In its personal application to his own heart, the religion of Champlain was distinguished by a natural and gradual progress. His warmth, tenderness, and zeal grew deeper and stronger with advancing years. In his religious life there was a clearly marked seed-time, growth, and ripening for the harvest. After his return to Quebec, during the last three years of his life, his time was especially systematized and appropriated for intellectual and spiritual improvement. Some portion was given every morning by himself and those who constituted his family to a course of historical reading, and in the evening to the memoirs of the saintly dead whose lives he regarded as suitable for the imitation of the living, and each night for himself he devoted more or less time to private meditation and prayer.

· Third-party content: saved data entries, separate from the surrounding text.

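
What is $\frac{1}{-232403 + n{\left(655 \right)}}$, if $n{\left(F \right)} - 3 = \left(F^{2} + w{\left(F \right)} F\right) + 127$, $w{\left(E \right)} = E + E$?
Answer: $\frac{1}{1054802} \approx 9.4805 \cdot 10^{-7}$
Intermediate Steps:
$w{\left(E \right)} = 2 E$
$n{\left(F \right)} = 130 + 3 F^{2}$ ($n{\left(F \right)} = 3 + \left(\left(F^{2} + 2 F F\right) + 127\right) = 3 + \left(\left(F^{2} + 2 F^{2}\right) + 127\right) = 3 + \left(3 F^{2} + 127\right) = 3 + \left(127 + 3 F^{2}\right) = 130 + 3 F^{2}$)
$\frac{1}{-232403 + n{\left(655 \right)}} = \frac{1}{-232403 + \left(130 + 3 \cdot 655^{2}\right)} = \frac{1}{-232403 + \left(130 + 3 \cdot 429025\right)} = \frac{1}{-232403 + \left(130 + 1287075\right)} = \frac{1}{-232403 + 1287205} = \frac{1}{1054802}$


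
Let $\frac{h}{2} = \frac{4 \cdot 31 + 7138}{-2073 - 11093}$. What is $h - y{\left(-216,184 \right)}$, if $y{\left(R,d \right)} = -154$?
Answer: $\frac{1006520}{6583} \approx 152.9$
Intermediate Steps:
$h = - \frac{7262}{6583}$ ($h = 2 \frac{4 \cdot 31 + 7138}{-2073 - 11093} = 2 \frac{124 + 7138}{-13166} = 2 \cdot 7262 \left(- \frac{1}{13166}\right) = 2 \left(- \frac{3631}{6583}\right) = - \frac{7262}{6583} \approx -1.1031$)
$h - y{\left(-216,184 \right)} = - \frac{7262}{6583} - -154 = - \frac{7262}{6583} + 154 = \frac{1006520}{6583}$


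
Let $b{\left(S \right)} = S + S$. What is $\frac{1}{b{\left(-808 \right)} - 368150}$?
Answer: $- \frac{1}{369766} \approx -2.7044 \cdot 10^{-6}$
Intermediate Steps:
$b{\left(S \right)} = 2 S$
$\frac{1}{b{\left(-808 \right)} - 368150} = \frac{1}{2 \left(-808\right) - 368150} = \frac{1}{-1616 - 368150} = \frac{1}{-369766} = - \frac{1}{369766}$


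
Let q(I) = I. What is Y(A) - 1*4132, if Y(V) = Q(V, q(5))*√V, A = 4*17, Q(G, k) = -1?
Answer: -4132 - 2*√17 ≈ -4140.3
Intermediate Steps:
A = 68
Y(V) = -√V
Y(A) - 1*4132 = -√68 - 1*4132 = -2*√17 - 4132 = -4132 - 2*√17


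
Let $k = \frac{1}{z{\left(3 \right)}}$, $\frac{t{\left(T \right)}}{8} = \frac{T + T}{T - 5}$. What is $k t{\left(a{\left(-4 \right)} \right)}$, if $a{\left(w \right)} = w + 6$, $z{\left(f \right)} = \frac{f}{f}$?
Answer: $- \frac{32}{3} \approx -10.667$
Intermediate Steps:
$z{\left(f \right)} = 1$
$a{\left(w \right)} = 6 + w$
$t{\left(T \right)} = \frac{16 T}{-5 + T}$ ($t{\left(T \right)} = 8 \frac{T + T}{T - 5} = 8 \frac{2 T}{-5 + T} = \frac{16 T}{-5 + T}$)
$k = 1$ ($k = 1^{-1} = 1$)
$k t{\left(a{\left(-4 \right)} \right)} = 1 \frac{16 \left(6 - 4\right)}{-5 + \left(6 - 4\right)} = 1 \cdot 16 \cdot 2 \frac{1}{-5 + 2} = 1 \cdot 16 \cdot 2 \frac{1}{-3} = 1 \cdot 16 \cdot 2 \left(- \frac{1}{3}\right) = 1 \left(- \frac{32}{3}\right) = - \frac{32}{3}$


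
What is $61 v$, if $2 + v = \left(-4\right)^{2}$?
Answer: $854$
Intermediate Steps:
$v = 14$ ($v = -2 + \left(-4\right)^{2} = -2 + 16 = 14$)
$61 v = 61 \cdot 14 = 854$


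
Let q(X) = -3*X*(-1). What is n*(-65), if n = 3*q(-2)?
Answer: 1170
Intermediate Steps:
q(X) = 3*X
n = -18 (n = 3*(3*(-2)) = 3*(-6) = -18)
n*(-65) = -18*(-65) = 1170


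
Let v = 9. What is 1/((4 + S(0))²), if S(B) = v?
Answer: 1/169 ≈ 0.0059172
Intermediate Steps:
S(B) = 9
1/((4 + S(0))²) = 1/((4 + 9)²) = 1/(13²) = 1/169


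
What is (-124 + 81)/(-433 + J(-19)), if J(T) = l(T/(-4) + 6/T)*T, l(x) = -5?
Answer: 43/338 ≈ 0.12722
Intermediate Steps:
J(T) = -5*T
(-124 + 81)/(-433 + J(-19)) = (-124 + 81)/(-433 - 5*(-19)) = -43/(-433 + 95) = -43/(-338) = -43*(-1/338) = 43/338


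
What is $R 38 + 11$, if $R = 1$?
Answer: $49$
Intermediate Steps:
$R 38 + 11 = 1 \cdot 38 + 11 = 38 + 11 = 49$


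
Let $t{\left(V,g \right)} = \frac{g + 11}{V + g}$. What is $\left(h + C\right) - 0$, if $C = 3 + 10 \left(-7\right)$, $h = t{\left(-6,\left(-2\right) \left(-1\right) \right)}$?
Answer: $- \frac{281}{4} \approx -70.25$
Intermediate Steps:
$t{\left(V,g \right)} = \frac{11 + g}{V + g}$
$h = - \frac{13}{4}$ ($h = \frac{11 - -2}{-6 - -2} = \frac{11 + 2}{-6 + 2} = \frac{1}{-4} \cdot 13 = \left(- \frac{1}{4}\right) 13 = - \frac{13}{4} \approx -3.25$)
$C = -67$ ($C = 3 - 70 = -67$)
$\left(h + C\right) - 0 = \left(- \frac{13}{4} - 67\right) - 0 = - \frac{281}{4} + 0 = - \frac{281}{4}$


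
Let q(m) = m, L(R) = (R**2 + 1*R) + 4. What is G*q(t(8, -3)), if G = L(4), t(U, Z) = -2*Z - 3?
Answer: 72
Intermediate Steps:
L(R) = 4 + R + R**2 (L(R) = (R**2 + R) + 4 = (R + R**2) + 4 = 4 + R + R**2)
t(U, Z) = -3 - 2*Z
G = 24 (G = 4 + 4 + 4**2 = 4 + 4 + 16 = 24)
G*q(t(8, -3)) = 24*(-3 - 2*(-3)) = 24*(-3 + 6) = 24*3 = 72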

Such were the devout habits of Champlain's life in his later years. We are not, therefore, surprised that the historian of Canada, twenty-five years after his death, should place upon record the following concise but comprehensive eulogy:—
"His surpassing love of justice, piety, fidelity to God, his king, and the Society of New France, had always been conspicuous. But in his death he gave such illustrious proofs of his goodness as to fill every one with admiration." [117]
The reader of these memoirs has doubtless observed with surprise and perhaps with disappointment, the readiness with which Champlain took part in the wars of the savages. On his first visit to the valley of the St Lawrence, he found the Indians dwelling on the northern shores of the river and the lakes engaged in a deadly warfare with those on the southern, the Iroquois tribes occupying the northern limits of the present State of New York, generally known as the Five Nations. The hostile relations between these savages were not of recent date. They reached back to a very early but indefinite period. They may have existed for several centuries. When Champlain planted his colony at Quebec, in 1608, he at once entered into friendly relations with all the tribes which were his immediate neighbors. This was eminently a suitable thing to do, and was, moreover, necessary for his safety and protection.